The Tower of Babel

Estimated Date: c. 2240 B.C. (106 years after the flood. Information on date calculation can be found here.)
Place: Shinar, which is suggested to be in modern-day Syria.
Major Characters: God
Biblical Text: Genesis 11:1-9

"Now the whole earth had one language and the same words. And as people migrated from the east, they found a plain in the land of Shinar and settled there." (Genesis 11:1-2)
Tower of Babel

Several generations later, many people come together in the land of Shinar to build a city with a tower which would reach up into the sky. This alone is not an evil project. However, in doing this, the people disobey God's command to "be fruitful and multiply, and repopulate the earth" (Genesis 9:7). Instead they all want to settle in one place. In order to give the people a reason to spread and fill the earth, God confuses their languages. Suddenly, the people cannot easily work with each other, because they all speak differently. The small groups of people to whom God gives the same language assemble to travel together. 

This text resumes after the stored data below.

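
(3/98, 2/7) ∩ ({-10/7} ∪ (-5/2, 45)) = (3/98, 2/7)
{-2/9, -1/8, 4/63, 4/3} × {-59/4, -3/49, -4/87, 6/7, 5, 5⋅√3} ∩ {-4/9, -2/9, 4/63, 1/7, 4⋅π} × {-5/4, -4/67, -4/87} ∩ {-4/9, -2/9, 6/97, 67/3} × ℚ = {-2/9} × {-4/87}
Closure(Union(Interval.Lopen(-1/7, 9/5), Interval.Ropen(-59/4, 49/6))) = Interval(-59/4, 49/6)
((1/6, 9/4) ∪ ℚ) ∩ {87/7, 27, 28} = {87/7, 27, 28}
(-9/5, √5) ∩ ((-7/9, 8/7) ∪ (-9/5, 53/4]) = (-9/5, √5)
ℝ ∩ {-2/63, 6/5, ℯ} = {-2/63, 6/5, ℯ}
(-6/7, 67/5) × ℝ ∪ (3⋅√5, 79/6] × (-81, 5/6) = (-6/7, 67/5) × ℝ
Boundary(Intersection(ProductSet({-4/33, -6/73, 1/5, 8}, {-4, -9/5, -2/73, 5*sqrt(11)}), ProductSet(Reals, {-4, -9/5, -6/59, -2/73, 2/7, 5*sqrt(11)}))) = ProductSet({-4/33, -6/73, 1/5, 8}, {-4, -9/5, -2/73, 5*sqrt(11)})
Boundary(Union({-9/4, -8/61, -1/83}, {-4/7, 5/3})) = {-9/4, -4/7, -8/61, -1/83, 5/3}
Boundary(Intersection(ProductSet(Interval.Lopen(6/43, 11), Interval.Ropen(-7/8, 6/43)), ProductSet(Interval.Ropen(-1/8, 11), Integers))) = ProductSet(Interval(6/43, 11), Range(0, 1, 1))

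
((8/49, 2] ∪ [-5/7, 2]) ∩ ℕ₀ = {0, 1, 2}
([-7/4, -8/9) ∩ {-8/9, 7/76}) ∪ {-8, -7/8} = {-8, -7/8}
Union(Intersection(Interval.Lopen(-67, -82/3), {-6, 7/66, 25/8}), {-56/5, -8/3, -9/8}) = {-56/5, -8/3, -9/8}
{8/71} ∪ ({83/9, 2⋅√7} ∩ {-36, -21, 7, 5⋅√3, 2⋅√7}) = {8/71, 2⋅√7}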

The Tower of Babel is a short event, but it explains why people spread throughout the world and why we speak different languages. It also illustrates the folly of human pride. The Shinarites desired to build to a tower because they thought it would "make us famous and keep us from being spread all over the world" (Genesis 11:4). This verse shows that not only were the Shinarites purposefully disobeying God's command to spread throughout the earth, but they were doing it out of pride, to make a name for themselves, rather than to glorify God.